An API is the complete interface — all endpoints together. An endpoint is one specific operation within the API. Stripe's API has hundreds of endpoints (one per operation: create charge, list customers, retrieve subscription, etc.).
Are GET /users and POST /users the same endpoint?
No. They share the same URL but different HTTP methods, so they're different endpoints. Each does a different operation (read vs. create).
Should I use plural or singular endpoint names?
Plural is more common (/users, /orders). Singular works too.

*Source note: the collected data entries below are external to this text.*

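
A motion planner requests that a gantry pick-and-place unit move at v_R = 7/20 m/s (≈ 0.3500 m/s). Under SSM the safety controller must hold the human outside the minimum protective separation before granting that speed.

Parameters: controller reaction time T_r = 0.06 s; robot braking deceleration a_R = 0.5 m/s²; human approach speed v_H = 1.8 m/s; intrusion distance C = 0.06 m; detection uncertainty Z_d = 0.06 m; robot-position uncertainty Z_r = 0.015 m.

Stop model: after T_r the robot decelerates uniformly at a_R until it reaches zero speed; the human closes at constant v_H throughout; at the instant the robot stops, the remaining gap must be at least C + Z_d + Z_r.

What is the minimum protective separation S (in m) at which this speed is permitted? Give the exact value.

braking lasts T_s = (7/20)/(1/2) = 0.7000 s
robot in T_r: 0.3500·0.0600 = 0.0210 m
robot covers 0.3500·0.7000 − ½·0.5000·0.7000² = 0.1225 m while stopping
human over T_r+T_s: 1.8000·(0.0600+0.7000) = 1.3680 m
residual clearance needed = 0.0600+0.0600+0.0150 = 0.1350 m
S_min ≈ 0.0210+0.1225+1.3680+0.1350  ⇒  S_min = 3293/2000 m

S_min = 3293/2000 m = 1.6465 m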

The important thing is consistency across all endpoints in your API.
How many endpoints should an API have?
As many as needed for the API's scope. Small focused APIs have 5-20 endpoints. Large platform APIs (Stripe, AWS) have hundreds. Endpoint count itself isn't a quality metric.
What's the difference between REST and GraphQL endpoints?
REST APIs have many endpoints (one per operation). GraphQL APIs have one endpoint (typically /graphql) where the client sends a query describing exactly what data to return.
How do I version API endpoints without breaking clients?
Include version in URL (/v1/users, /v2/users). Run both versions in parallel during transition. Deprecate the old version with clear sunset dates. Document breaking changes in v2.